American screenwriter (1913–1981)

Richard Adams Hogan (June 7, 1913 – February 19, 1972) was an American screenwriter best known for his work at Warner Bros. Cartoons and Metro-Goldwyn-Mayer.

== Biography ==
Hogan was born in Buffalo, New York on June 7, 1913 to John Martin Hogan and Florence L. Adams. His father was a customer service manager for Buffalo General Electric Co. Hogan studied at St.
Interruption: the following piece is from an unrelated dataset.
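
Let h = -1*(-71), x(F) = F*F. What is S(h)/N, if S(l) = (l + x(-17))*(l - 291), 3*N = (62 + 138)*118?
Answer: -594/59 ≈ -10.068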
Joseph's Collegiate Institute and Pratt Institute, graduating from the latter in 1937.

Hogan was hired after graduation by Leon Schlesinger Productions as a screenwriter for the Looney Tunes and Merrie Melodies series, as Tedd Pierce had left for Fleischer Studios. According to Hogan, the studio's work experience was "a combination of three-ring circus, insane asylum and newspaper at final edition time". His first credited film was Frank Tashlin's The Major Lied 'Til Dawn (1938). Hogan cooperated frequently with director Tex Avery, greatly contributing to his films' ironic style of humor and dialogue. He helped write A Wild Hare (1940), refining Bugs Bunny's characterization and popularizing him.

Hogan left the studio after Avery was suspended by Leon Schlesinger over a planned ending of The Heckling Hare (1941). He wrote Blitz Wolf (1942) on a freelance capacity before joining Avery at Metro-Goldwyn-Mayer (MGM). He served in World War II for the United States Army from 1942 to 1946; he was replaced by Heck Allen as Avery's primary screenwriter. He wasted no time in returning to MGM, where he continued to write cartoons for Avery. Hogan left MGM after Avery took a sabbatical and Dick Lundy took over his unit in 1950, settled in Sherman Oaks, where he became a real estate agent with Coldwell Banker.

== Personal life ==
Hogan married Margaret "Marge" Matilda Kramer on March 27, 1946 in New Orleans, Louisiana. They had four children. He died on January 28, 1981.